Ecco spiegato come il Paese sia potuto diventare il principale referente americano per il controllo del jihad africano ed europeo: il governo di sua maestà Mohammed VI ha siglato con Washington una serie di programmi di prevenzione dell’estremismo e di educazione nella società, come la Middle East partnership initiative (Mepi), e ha definito una cornice di impegni con la Nato: Rabat sostiene l’Alleanza atlantica dal 2016, funzionando da «antenna» per le politiche mediterranee e monitorando i traffici illegali dell’area (dal contrabbando di droghe al traffico di armi ed esseri umani). In cambio, riceve anche armamenti: lo scorso anno, per esempio, ha siglato un accordo da 240 milioni di dollari per la fornitura di mezzi pesanti.
È anche intestandosi questo ruolo di baluardo che il Marocco emerge come lo Stato più progredito dell’Africa: «Insieme ai leader di Algeria e Tunisia, questi governi hanno perseguito un percorso comune di modernizzazione, indipendentemente dalla forma di Stato» scrive la ricercatrice della Cattolica di Milano, Majda Mehrar. «Questa strategia politica era principalmente mirata a neutralizzare i movimenti islamisti e a evitare la diffusione di messaggi estremisti». E ha funzionato bene, se si considera che attualmente nelle carceri marocchine, degli oltre 86.000 detenuti complessivi, solo 900 stanno scontando reati connessi al terrorismo (solo 21 nuovi ingressi lo scorso anno).
La stabilità costruita nel tempo dal Paese del Maghreb, e la stessa linea di discendenza di re Mohammed – che si fa risalire direttamente al profeta Maometto – lo hanno dunque salvaguardato da rivolgimenti e guerre intestine connesse al radicalismo. Lo stesso non può dirsi per la vicina Algeria, che lungo gli anni Novanta ha combattuto gruppi locali come il Fis (Fronte islamico di salvezza) e il Gia (Gruppo islamico armato), che miravano a rovesciare il governo nazionale per imporre la sharia, la legge islamica.
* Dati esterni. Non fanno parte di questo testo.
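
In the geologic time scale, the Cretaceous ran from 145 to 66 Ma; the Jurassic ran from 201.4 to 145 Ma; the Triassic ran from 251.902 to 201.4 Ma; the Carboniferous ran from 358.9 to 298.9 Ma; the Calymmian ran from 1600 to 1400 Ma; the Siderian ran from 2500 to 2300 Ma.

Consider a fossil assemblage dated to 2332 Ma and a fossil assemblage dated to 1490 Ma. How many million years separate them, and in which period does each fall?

Elapsed time: 2332 − 1490 = 842 Myr.
2332 Ma lies within 2500–2300 Ma: Siderian.
1490 Ma lies within 1600–1400 Ma: Calymmian.

842 million years apart; the first in the Siderian, the second in the Calymmian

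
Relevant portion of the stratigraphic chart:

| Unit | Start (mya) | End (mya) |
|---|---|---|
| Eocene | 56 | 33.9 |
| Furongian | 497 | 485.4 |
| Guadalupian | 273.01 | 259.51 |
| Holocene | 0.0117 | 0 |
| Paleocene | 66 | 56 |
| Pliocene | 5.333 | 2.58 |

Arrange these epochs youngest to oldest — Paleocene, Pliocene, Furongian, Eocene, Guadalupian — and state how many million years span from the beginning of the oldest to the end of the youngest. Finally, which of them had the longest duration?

Start ages (Ma): Furongian 497, Guadalupian 273.01, Paleocene 66, Eocene 56, Pliocene 5.333.
Ordered youngest to oldest: Pliocene, Eocene, Paleocene, Guadalupian, Furongian.
Span = 497 − 2.58 = 494.42 Myr.
Durations: Eocene 22.1, Paleocene 10, Guadalupian 13.5, Furongian 11.6, Pliocene 2.753 → longest is Eocene (22.1 Myr).

Pliocene → Eocene → Paleocene → Guadalupian → Furongian; total span 494.42 Myr; longest is Eocene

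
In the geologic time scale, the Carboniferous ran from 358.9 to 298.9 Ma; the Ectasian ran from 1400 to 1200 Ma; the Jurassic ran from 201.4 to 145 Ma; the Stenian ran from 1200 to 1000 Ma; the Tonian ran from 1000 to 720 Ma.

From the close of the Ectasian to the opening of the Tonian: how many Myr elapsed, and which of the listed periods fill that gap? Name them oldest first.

End of Ectasian = 1200 Ma; start of Tonian = 1000 Ma.
Gap = 1200 − 1000 = 200 Myr.
Periods wholly inside 1200–1000 Ma: Stenian (1200–1000).

200 million years; Stenian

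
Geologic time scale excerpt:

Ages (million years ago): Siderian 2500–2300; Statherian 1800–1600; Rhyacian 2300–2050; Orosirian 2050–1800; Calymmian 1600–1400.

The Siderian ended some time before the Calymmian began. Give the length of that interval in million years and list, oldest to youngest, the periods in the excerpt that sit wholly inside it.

The Siderian closes at 2300 Ma and the Calymmian opens at 1600 Ma, so the interval is 2300 − 1600 = 700 Myr.
A period fits inside if it starts at or after 2300 Ma and ends at or before 1600 Ma; oldest first that gives Rhyacian, Orosirian, Statherian.

700 million years; Rhyacian, Orosirian, Statherian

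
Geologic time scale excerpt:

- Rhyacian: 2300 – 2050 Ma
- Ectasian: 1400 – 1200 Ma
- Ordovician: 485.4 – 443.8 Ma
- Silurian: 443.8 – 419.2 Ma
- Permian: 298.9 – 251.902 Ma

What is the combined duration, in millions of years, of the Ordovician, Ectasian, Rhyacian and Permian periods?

538.598 million years

Duration is start − end for each: (485.4 − 443.8) + (1400 − 1200) + (2300 − 2050) + (298.9 − 251.902).
That is 41.6 + 200 + 250 + 46.998, which totals 538.598 million years.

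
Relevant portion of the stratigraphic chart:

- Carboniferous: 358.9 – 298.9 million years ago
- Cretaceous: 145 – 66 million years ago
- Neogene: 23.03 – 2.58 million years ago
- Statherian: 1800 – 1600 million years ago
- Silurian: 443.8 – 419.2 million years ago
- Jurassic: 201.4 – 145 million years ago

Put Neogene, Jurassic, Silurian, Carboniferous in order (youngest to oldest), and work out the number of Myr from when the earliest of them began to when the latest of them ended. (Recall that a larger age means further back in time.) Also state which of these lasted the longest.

From the excerpt: Neogene 23.03–2.58; Jurassic 201.4–145; Silurian 443.8–419.2; Carboniferous 358.9–298.9 (Ma).
Larger Ma is earlier, so the oldest is Silurian and the youngest is Neogene; youngest to oldest: Neogene, Jurassic, Carboniferous, Silurian.
Oldest start 443.8 minus youngest end 2.58 gives 441.22 Myr overall.
Individual lengths (start − end): Carboniferous 60; Neogene 20.45; Silurian 24.6; Jurassic 56.4. The largest is Carboniferous at 60 Myr.

Neogene → Jurassic → Carboniferous → Silurian; total span 441.22 Myr; longest is Carboniferous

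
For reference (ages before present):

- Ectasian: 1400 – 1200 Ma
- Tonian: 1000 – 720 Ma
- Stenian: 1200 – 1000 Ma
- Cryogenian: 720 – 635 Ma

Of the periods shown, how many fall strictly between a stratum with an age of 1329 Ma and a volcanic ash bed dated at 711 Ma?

The older date is 1329 Ma and the younger is 711 Ma.
Periods with start < 1329 and end > 711 Ma: Stenian (1200–1000), Tonian (1000–720).
That is 2 complete periods.

2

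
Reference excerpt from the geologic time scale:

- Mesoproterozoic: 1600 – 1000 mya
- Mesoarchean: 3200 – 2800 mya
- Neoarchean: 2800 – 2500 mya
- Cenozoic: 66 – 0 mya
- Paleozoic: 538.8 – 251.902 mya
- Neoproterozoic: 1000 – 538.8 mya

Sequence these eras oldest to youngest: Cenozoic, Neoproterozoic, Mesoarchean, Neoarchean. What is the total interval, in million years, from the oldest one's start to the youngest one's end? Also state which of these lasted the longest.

From the excerpt: Cenozoic 66–0; Neoproterozoic 1000–538.8; Mesoarchean 3200–2800; Neoarchean 2800–2500 (Ma).
Larger Ma is earlier, so the oldest is Mesoarchean and the youngest is Cenozoic; oldest to youngest: Mesoarchean, Neoarchean, Neoproterozoic, Cenozoic.
Oldest start 3200 minus youngest end 0 gives 3200 Myr overall.
Individual lengths (start − end): Cenozoic 66; Neoarchean 300; Neoproterozoic 461.2; Mesoarchean 400. The largest is Neoproterozoic at 461.2 Myr.

Mesoarchean, Neoarchean, Neoproterozoic, Cenozoic; total span 3200 Myr; longest is Neoproterozoic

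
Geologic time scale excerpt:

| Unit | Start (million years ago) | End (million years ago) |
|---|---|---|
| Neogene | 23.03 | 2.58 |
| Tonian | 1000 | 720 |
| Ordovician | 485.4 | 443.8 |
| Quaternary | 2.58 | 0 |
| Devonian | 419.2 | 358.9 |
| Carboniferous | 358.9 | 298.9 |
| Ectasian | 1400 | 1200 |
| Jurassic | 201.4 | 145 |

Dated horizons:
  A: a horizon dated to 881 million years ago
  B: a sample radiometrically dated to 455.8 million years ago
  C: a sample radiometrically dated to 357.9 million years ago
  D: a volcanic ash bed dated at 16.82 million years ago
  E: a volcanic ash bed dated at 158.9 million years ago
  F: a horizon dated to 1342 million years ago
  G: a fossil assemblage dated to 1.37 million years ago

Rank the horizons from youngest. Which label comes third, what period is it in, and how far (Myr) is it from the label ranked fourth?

E, in the Jurassic; 199 million years to C

Smaller Ma means younger, so youngest first: G 1.37 < D 16.82 < E 158.9 < C 357.9 < B 455.8 < A 881 < F 1342.
Counting 3 along gives E (158.9 Ma); the excerpt puts that inside the Jurassic, 201.4–145 Ma.
Next in line is C (357.9 Ma), and 357.9 − 158.9 = 199 Myr.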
È noto che Marocco e Algeria si contendano ancora oggi il dominio sul Sahara occidentale, territorio cruciale dove si agitano le aspirazioni indipendentistiche del popolo Saharawi; ma questo non ha prodotto guerriglie sul modello di Mali e Mauritania. Al contrario, ha rafforzato una cultura istituzionale piuttosto laica e statalista di derivazione francofona, ma con contaminazioni anglosassoni. Cosa che permette, al di qua e al di là dell’Atlantico, di continuare a investire su quello che viene considerato l’interlocutore più affidabile del Nordafrica.